- Installed: October 24, 1997
- Term ended: January 2008
- Predecessor: Peter Hatendi
- Successor: Sebastian Bakare

Personal details
- Born: 31 December 1950 (age 75) Wedza District, Southern Rhodesia (now Zimbabwe)

= Nolbert Kunonga =

Zimbabwean Anglican bishop (born 1950)

Nolbert Kunonga (born 31 December 1950 in Wedza District, Southern Rhodesia) is the former Zimbabwean Anglican Bishop of Harare and Mashonaland.

==Controversy==
Kunonga was criticised within and outside the Anglican Communion for his ardent support of Robert Mugabe, the President of Zimbabwe. This was at a time when other religious leaders in the country, notably the Roman Catholic archbishop, Pius Ncube, were condemning Mugabe's government for its human rights excesses across Zimbabwe.

Kunonga was in and out of ecclesiastical courts between 2005 and 2017. In 2008, he was officially excommunicated, stripping him of all recognition as a cleric within the global Anglican Communion.
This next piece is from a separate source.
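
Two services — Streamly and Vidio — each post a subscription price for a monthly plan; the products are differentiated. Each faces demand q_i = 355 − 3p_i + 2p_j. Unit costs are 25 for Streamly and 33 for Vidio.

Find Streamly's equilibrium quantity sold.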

A judge ordered in January 2008 that the breakaway Anglican province led by Kunonga must share the use of church buildings with the Anglican Church of the Province of Central Africa loyal to Bishop Sebastian Bakare.

In August 2011, the country's Chief Justice ruled that all Anglican property in the Harare diocese was under Kunonga's custody. However, on 19 November 2012, the Zimbabwe Supreme Court Deputy Chief Justice, Luke Malaba, ruled that Kunonga and his followers were no longer part of the Church of the Province of Central Africa and that Kunonga would have to surrender everything that belonged to the church that had been taken under his control. He was also ordered to pay the costs of the civil appeal.

On 17 March 2017, Kunonga was ordered to pay $427,000 for shares Kunonga sold, when the Zimbabwean Supreme Court upheld a ruling that the shares belonged to Church of the Province of Central Africa.